メニューは1つしかないらしく、席のメニューには飲み物だけが載っていた。

「専門店ってなんかいいね。大人になった気分」
「う、うん、そうだね」
 緊張でかちこちに固まっている笹ヶ瀬くんを見て、私は思わず笑った。

 新田くんが料理を運んできた。白い三角巾がよく似合っていた。

「わ、おいしそう」
 二人で声をあわせて言った。

 小鉢に漬物と魚のに煮付けの小鉢。味噌汁と、お茶碗に盛られたつやつやとした白ご飯。器に卵がころりと入っている。

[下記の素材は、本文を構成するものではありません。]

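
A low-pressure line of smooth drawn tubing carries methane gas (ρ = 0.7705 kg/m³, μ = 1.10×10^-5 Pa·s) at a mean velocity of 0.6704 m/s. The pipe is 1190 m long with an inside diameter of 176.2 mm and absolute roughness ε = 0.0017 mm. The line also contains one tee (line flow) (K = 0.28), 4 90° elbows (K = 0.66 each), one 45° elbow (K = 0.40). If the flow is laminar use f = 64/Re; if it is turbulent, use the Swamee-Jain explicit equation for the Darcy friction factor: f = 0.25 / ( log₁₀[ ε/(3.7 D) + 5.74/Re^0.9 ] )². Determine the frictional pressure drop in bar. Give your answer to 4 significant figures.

Reynolds number Re = ρVD/μ = 0.7705 · 0.6704 · 0.1762 / 1.1e-05 = 8274.
Re > 4000 → turbulent. Relative roughness ε/D = 1.7e-06/0.1762 = 9.65e-06. Swamee-Jain: f = 0.25/(log₁₀[9.65e-06/3.7 + 5.74/8274^0.9])² = 0.25/(log₁₀[2.61e-06 + 0.00171])² = 0.25/(-2.766)² = 0.03267.
Total minor-loss coefficient ΣK = 1·0.28 + 4·0.66 + 1·0.4 = 3.32.
ΔP = [f·L/D + ΣK]·(ρV²/2) = [0.03267·1190/0.1762 + 3.32]·(0.7705·0.6704²/2) = [220.6 + 3.32]·0.1731 = 38.78 Pa.
ΔP = 38.78 Pa = 3.878×10^-4 bar.

ΔP ≈ 3.878×10^-4 bar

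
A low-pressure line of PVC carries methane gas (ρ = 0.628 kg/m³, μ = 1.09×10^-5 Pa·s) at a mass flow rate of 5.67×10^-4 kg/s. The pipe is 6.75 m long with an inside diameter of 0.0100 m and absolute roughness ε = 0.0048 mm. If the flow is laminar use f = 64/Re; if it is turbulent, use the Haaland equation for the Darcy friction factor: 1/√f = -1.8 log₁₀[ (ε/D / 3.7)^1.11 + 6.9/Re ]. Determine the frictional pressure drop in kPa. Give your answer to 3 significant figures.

ΔP ≈ 0.985 kPa

A = πD²/4 = π(0.01)²/4 = 7.854e-05 m²; mean velocity V = ṁ/(ρA) = 0.000567/(0.628 · 7.854e-05) = 11.5 m/s.
Reynolds number Re = ρVD/μ = 0.628 · 11.5 · 0.01 / 1.09e-05 = 6623.
Re > 4000 → turbulent. Relative roughness ε/D = 4.8e-06/0.01 = 0.00048. Haaland: 1/√f = -1.8 log₁₀[(0.00048/3.7)^1.11 + 6.9/6623] = -1.8 log₁₀[4.85e-05 + 0.00104] = 5.332, so f = 0.03517.
Darcy-Weisbach: ΔP = f(L/D)(ρV²/2) = 0.03517·(6.75/0.01)·(0.628·11.5²/2) = 0.03517·675·41.5 = 985 Pa.
ΔP = 985 Pa = 0.985 kPa.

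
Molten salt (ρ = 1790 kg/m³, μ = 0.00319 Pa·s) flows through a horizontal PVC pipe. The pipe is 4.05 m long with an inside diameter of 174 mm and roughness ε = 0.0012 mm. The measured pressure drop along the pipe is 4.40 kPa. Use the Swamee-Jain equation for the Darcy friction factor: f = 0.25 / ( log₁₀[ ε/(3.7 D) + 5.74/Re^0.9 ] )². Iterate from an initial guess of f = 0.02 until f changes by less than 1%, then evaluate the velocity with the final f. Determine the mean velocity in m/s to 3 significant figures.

Rearranging Darcy-Weisbach: V = √(2·ΔP·D/(f·L·ρ)). With ε/D = 1.2e-06/0.174 = 6.9e-06, iterate starting from f = 0.02:
  f = 0.02 → V = √(2·4400·0.174/(0.02·4.05·1790)) = 3.25 m/s; Re = ρVD/μ = 3.173e+05; f → 0.01431
  f = 0.01431 → V = 3.842 m/s; Re = 3.751e+05; f → 0.01388
  f = 0.01388 → V = 3.9 m/s; Re = 3.808e+05; f → 0.01385
Converged (Δf/f < 1%). With the final f = 0.01385: V = √(2·4400·0.174/(0.01385·4.05·1790)) = 3.906 m/s.

V ≈ 3.91 m/s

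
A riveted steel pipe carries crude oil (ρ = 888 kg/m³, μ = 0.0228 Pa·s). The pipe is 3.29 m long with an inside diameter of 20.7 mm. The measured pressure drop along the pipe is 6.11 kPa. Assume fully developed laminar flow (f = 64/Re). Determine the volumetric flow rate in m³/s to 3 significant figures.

Q ≈ 3.67×10^-4 m³/s

For laminar flow, f = 64/Re with Re = ρVD/μ, so Darcy-Weisbach reduces to ΔP = 32μLV/D². Solving for V: V = ΔP·D²/(32μL) = 6110·(0.0207)²/(32·0.0228·3.29) = 1.091 m/s.
Check: Re = ρVD/μ = 888·1.091·0.0207/0.0228 = 879.3 < 2300, so the laminar assumption holds.
Q = V·A = 1.091·(π/4·0.0207²) = 0.0003671 m³/s = 3.67×10^-4 m³/s.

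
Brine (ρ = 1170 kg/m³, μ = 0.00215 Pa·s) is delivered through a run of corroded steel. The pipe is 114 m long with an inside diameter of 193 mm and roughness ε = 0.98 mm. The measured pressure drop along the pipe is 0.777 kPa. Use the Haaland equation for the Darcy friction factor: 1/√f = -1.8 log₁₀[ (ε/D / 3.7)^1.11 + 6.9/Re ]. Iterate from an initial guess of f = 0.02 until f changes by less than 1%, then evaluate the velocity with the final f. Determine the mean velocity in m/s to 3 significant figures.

Rearranging Darcy-Weisbach: V = √(2·ΔP·D/(f·L·ρ)). With ε/D = 0.00098/0.193 = 0.00508, iterate starting from f = 0.02:
  f = 0.02 → V = √(2·777·0.193/(0.02·114·1170)) = 0.3353 m/s; Re = ρVD/μ = 3.522e+04; f → 0.03285
  f = 0.03285 → V = 0.2616 m/s; Re = 2.748e+04; f → 0.03344
  f = 0.03344 → V = 0.2593 m/s; Re = 2.724e+04; f → 0.03346
Converged (Δf/f < 1%). With the final f = 0.03346: V = √(2·777·0.193/(0.03346·114·1170)) = 0.2592 m/s.

V ≈ 0.259 m/s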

 さすが専門店なだけあって醤油にもこだわっているらしく、テーブルに三種類の醤油が置かれていた。
 笹ヶ瀬くんは迷わず「薄口」と書かれた容器を手にとった。

 ご飯の上からそのまま卵を割ろうとすると
「ちょっと待って」
 と笹ヶ瀬くんに止められた。
「え、だめ?」
「だめではないけど、そのやり方だと醤油の味が勝っちゃって、卵のうま味があんまり感じられないんだ。先に好きな味の濃さの醤油ご飯を作っておいて、その上に溶いた卵でコーティングすることで、まず卵のうま味と甘みが全面的に感じられて、後から醤油の風味が追いかけてくるっていう味のグラデーションができるんだ。基本の分量は茶碗一杯のご飯に対して醤油7グラムほどで」
「笹ヶ瀬くんのこだわりはよくわかった。とりあえず食べよう」

 長くなりそうな説明を中断して、私は言われた通り先にご飯に醤油をかけ、卵が入っていた容器で卵を溶いて、ゆっくりとご飯にかけた。
 かき氷のシロップみたいに、鮮やかな卵の黄色が白いご飯にしみ込んでいく。

 一口食べて、衝撃が走った。
「おいしい。なにこれ。いままで食べた卵かけご飯と全然違う」
「うん。ご飯の熱さも少し固めの炊き加減も完璧だ」
 思ってた以上に卵かけご飯通だった笹ヶ瀬くんも感動して言う。

「ふふ。おいしいのはね、愛情がこもってるからよ」
 いきなりぬっと現れた新田くんのお母さんが言った。
 新田くんにそっくりのふくふくした顔の優しそうなお母さんだ。

 そして漬物とお茶を追加してくれる。
 さらにおかわりのサービスまでついて、お店を出る頃にはお腹がはち切れそうだった。